State bank steps in to cool overheated gold market amid record highs
VOV.VN - Amid soaring domestic gold prices and strong fluctuations in the global market, the State Bank of Vietnam (SBV) has introduced measures to control and stabilise the gold market, aiming to prevent instability that could negatively impact the economy.

Since early October, domestic gold prices have continuously climbed, reaching a record high of VND146.1 million per tael on October 14, up VND7.7 million per tael compared to the beginning of the month.
This dramatic rise has raised concerns that the gold market is becoming a reflection of economic unease, as both individual investors and the general public increasingly turn to gold as a hedge against uncertainty. The spike in demand has created a supply-demand imbalance, adding more pressure to an already overheated market.
SBV Governor Nguyen Thi Hong acknowledged that the gold market remains structurally unstable, heavily influenced by public sentiment and expectations amid complex global economic and geopolitical developments. She pointed out a number of driving factors behind the widening domestic-international gold price gap.
Acccording to governor, the factors include the global surge in gold prices triggered by economic uncertainties, trade tensions, and a weakening US dollar; growing public expectations that gold prices would continue to rise amid low interest rates and constrained supply; and speculative behaviour by certain enterprises and individuals taking advantage of price volatility.

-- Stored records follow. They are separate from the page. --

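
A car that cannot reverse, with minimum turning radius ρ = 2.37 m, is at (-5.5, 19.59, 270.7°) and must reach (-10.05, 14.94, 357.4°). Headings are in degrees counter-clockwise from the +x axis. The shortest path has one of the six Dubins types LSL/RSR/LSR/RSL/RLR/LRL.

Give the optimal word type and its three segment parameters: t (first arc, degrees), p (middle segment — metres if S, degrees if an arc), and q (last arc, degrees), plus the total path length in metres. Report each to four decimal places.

RLR: t = 147.9583°, p = 258.2653°, q = 23.6070°, L = 17.7796 m

Let ψ = atan2(Δy, Δx) = atan2(-4.65, -4.55) = -134.3772° be the start→goal bearing.
Normalize: d = |goal − start| / ρ = 6.505767/2.37 = 2.745049, α = (θ_start − ψ) mod 360° = 45.0772° = 0.786746 rad, β = (θ_goal − ψ) mod 360° = 131.7772° = 2.299947 rad.
Common terms: sin α = 0.708059, cos α = 0.706153, sin β = 0.745741, cos β = -0.666236, cos(α−β) = 0.057564, d² = 7.535295. Work in radians in the unit-radius frame; every candidate has L = ρ·(t + p + q).
LSL: p² = 2 + d² − 2cos(α−β) + 2d(sin α − sin β) = 9.213294; p = √p² = 3.035341; φ = atan2(cos β − cos α, d + sin α − sin β) = -0.469160 rad; t = (φ − α) mod 2π = 5.027279 rad, q = (β − φ) mod 2π = 2.769106 rad → L = 2.37·(5.027279 + 3.035341 + 2.769106) = 2.37·10.831727 = 25.671192 m
RSR: p² = 2 + d² − 2cos(α−β) + 2d(sin β − sin α) = 9.627041; p = √p² = 3.102747; φ = atan2(cos α − cos β, d − sin α + sin β) = 0.458177 rad; t = (α − φ) mod 2π = 0.328569 rad, q = (φ − β) mod 2π = 4.441416 rad → L = 2.37·(0.328569 + 3.102747 + 4.441416) = 2.37·7.872732 = 18.658375 m
LSR: p² = d² − 2 + 2cos(α−β) + 2d(sin α + sin β) = 13.631929; p = √p² = 3.692144; φ = atan2(−cos α − cos β, d + sin α + sin β) − atan2(−2, p) = 0.486935 rad; t = (φ − α) mod 2π = 5.983374 rad, q = (φ − β) mod 2π = 4.470174 rad → L = 2.37·(5.983374 + 3.692144 + 4.470174) = 2.37·14.145692 = 33.525290 m
RSL: p² = d² − 2 + 2cos(α−β) − 2d(sin α + sin β) = -2.331082 < 0 → infeasible
RLR: c = (6 − d² + 2cos(α−β) + 2d(sin α − sin β))/8 = -0.203380; p = 2π − arccos c = 4.507580 rad; φ = atan2(cos α − cos β, d − sin α + sin β) = 0.458177 rad; t = (α − φ + p/2) mod 2π = 2.582359 rad, q = (α − β − t + p) mod 2π = 0.412021 rad → L = 2.37·(2.582359 + 4.507580 + 0.412021) = 2.37·7.501960 = 17.779644 m
LRL: c = (6 − d² + 2cos(α−β) − 2d(sin α − sin β))/8 = -0.151662; p = 2π − arccos c = 4.560140 rad; φ = atan2(cos β − cos α, d + sin α − sin β) = -0.469160 rad; t = (φ − α + p/2) mod 2π = 1.024164 rad, q = (β − α − t + p) mod 2π = 5.049176 rad → L = 2.37·(1.024164 + 4.560140 + 5.049176) = 2.37·10.633480 = 25.201348 m
Shortest: RLR with L = 17.779644 m ≈ 17.7796 m
Convert RLR to answer units (arcs ×180/π): t = 2.582359·180/π = 147.9583°, p = 4.507580·180/π = 258.2653°, q = 0.412021·180/π = 23.6070°, L = 17.7796 m.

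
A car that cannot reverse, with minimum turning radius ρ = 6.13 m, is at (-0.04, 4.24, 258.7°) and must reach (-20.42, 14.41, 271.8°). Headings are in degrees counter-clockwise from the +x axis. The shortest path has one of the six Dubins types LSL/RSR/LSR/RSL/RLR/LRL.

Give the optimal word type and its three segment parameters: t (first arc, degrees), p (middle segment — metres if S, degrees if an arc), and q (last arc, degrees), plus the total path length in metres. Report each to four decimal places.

RSL: t = 210.9227°, p = 1.2457 m, q = 224.0227°, L = 47.7800 m

Let ψ = atan2(Δy, Δx) = atan2(10.17, -20.38) = 153.4799° be the start→goal bearing.
Normalize: d = |goal − start| / ρ = 22.776595/6.13 = 3.715595, α = (θ_start − ψ) mod 360° = 105.2201° = 1.836436 rad, β = (θ_goal − ψ) mod 360° = 118.3201° = 2.065074 rad.
Common terms: sin α = 0.964925, cos α = -0.262527, sin β = 0.880311, cos β = -0.474396, cos(α−β) = 0.973976, d² = 13.805644. Work in radians in the unit-radius frame; every candidate has L = ρ·(t + p + q).
LSL: p² = 2 + d² − 2cos(α−β) + 2d(sin α − sin β) = 14.486469; p = √p² = 3.806109; φ = atan2(cos β − cos α, d + sin α − sin β) = -0.055694 rad; t = (φ − α) mod 2π = 4.391055 rad, q = (β − φ) mod 2π = 2.120769 rad → L = 6.13·(4.391055 + 3.806109 + 2.120769) = 6.13·10.317933 = 63.248929 m
RSR: p² = 2 + d² − 2cos(α−β) + 2d(sin β − sin α) = 13.228915; p = √p² = 3.637157; φ = atan2(cos α − cos β, d − sin α + sin β) = 0.058284 rad; t = (α − φ) mod 2π = 1.778152 rad, q = (φ − β) mod 2π = 4.276395 rad → L = 6.13·(1.778152 + 3.637157 + 4.276395) = 6.13·9.691705 = 59.410150 m
LSR: p² = d² − 2 + 2cos(α−β) + 2d(sin α + sin β) = 27.465894; p = √p² = 5.240791; φ = atan2(−cos α − cos β, d + sin α + sin β) − atan2(−2, p) = 0.496316 rad; t = (φ − α) mod 2π = 4.943065 rad, q = (φ − β) mod 2π = 4.714427 rad → L = 6.13·(4.943065 + 5.240791 + 4.714427) = 6.13·14.898283 = 91.326476 m
RSL: p² = d² − 2 + 2cos(α−β) − 2d(sin α + sin β) = 0.041297; p = √p² = 0.203217; φ = atan2(cos α + cos β, d − sin α − sin β) − atan2(2, p) = -1.844859 rad; t = (α − φ) mod 2π = 3.681296 rad, q = (β − φ) mod 2π = 3.909934 rad → L = 6.13·(3.681296 + 0.203217 + 3.909934) = 6.13·7.794447 = 47.779959 m
RLR: c = (6 − d² + 2cos(α−β) + 2d(sin α − sin β))/8 = -0.653614; p = 2π − arccos c = 4.000039 rad; φ = atan2(cos α − cos β, d − sin α + sin β) = 0.058284 rad; t = (α − φ + p/2) mod 2π = 3.778171 rad, q = (α − β − t + p) mod 2π = 6.276415 rad → L = 6.13·(3.778171 + 4.000039 + 6.276415) = 6.13·14.054625 = 86.154849 m
LRL: c = (6 − d² + 2cos(α−β) − 2d(sin α − sin β))/8 = -0.810809; p = 2π − arccos c = 3.766857 rad; φ = atan2(cos β − cos α, d + sin α − sin β) = -0.055694 rad; t = (φ − α + p/2) mod 2π = 6.274483 rad, q = (β − α − t + p) mod 2π = 4.004197 rad → L = 6.13·(6.274483 + 3.766857 + 4.004197) = 6.13·14.045537 = 86.099139 m
Shortest: RSL with L = 47.779959 m ≈ 47.7800 m
Convert RSL to answer units (arcs ×180/π): t = 3.681296·180/π = 210.9227°, p = ρ·p = 6.13·0.203217 = 1.2457 m, q = 3.909934·180/π = 224.0227°, L = 47.7800 m.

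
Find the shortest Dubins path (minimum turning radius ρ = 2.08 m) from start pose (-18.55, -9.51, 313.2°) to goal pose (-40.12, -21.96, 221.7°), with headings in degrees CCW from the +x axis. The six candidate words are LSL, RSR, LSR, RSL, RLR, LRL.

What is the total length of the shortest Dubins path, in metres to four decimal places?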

To ease and stabilise the market, the SBV has implemented practical measures, including increasing the supply of gold bars through auctions and direct sales to the market to narrow the price gap between domestic and international gold markets. This effort has significantly reduced the price difference from 25% to about 5-7% by early 2025. However, since mid-April, the gap has widened again, surpassing VND10 million per tael (equivalent to a 12% disparity) due to renewed global instability and geopolitical tensions.
To further address supply constraints, the government enacted Decree No. 232/2025/NĐ-CP, which eliminates the state monopoly on gold bar production and allows more businesses to import raw gold and produce bullion. The move aims to boost domestic gold supply, reduce market pressure, and limit price discrepancies.
To prevent speculation and price manipulation, the SBV has increased oversight of the gold market. It has worked alongside the Ministry of Public Security, the Ministry of Industry and Trade, and the Ministry of Finance to inspect and monitor trading activity, while strictly penalising acts of speculation and price manipulation.
Moreover, communication efforts have been enhanced to provide timely information, stabilise public and investor sentiment, and avoid negative reactions fueled by rumors.
Looking ahead, the SBV is researching the possibility of establishing a domestic gold trading platform to ensure more transparent and regulated market operations. International models are being studied as part of this effort, with a view to proposing a viable framework in the near future.
Despite the steps already taken, the SBV admits that the gold market remains sensitive and highly influenced by psychological factors. As a result, the central bank calls for broader coordination among ministries, government agencies, and local authorities, as directed by the Prime Minister, to ensure long-term market stability.
Experts caution that, with gold prices at historic highs, the domestic market faces continued volatility. Effective regulation, improved supply mechanisms, and robust enforcement will be critical in shielding the economy from the unpredictable impact of gold price fluctuations.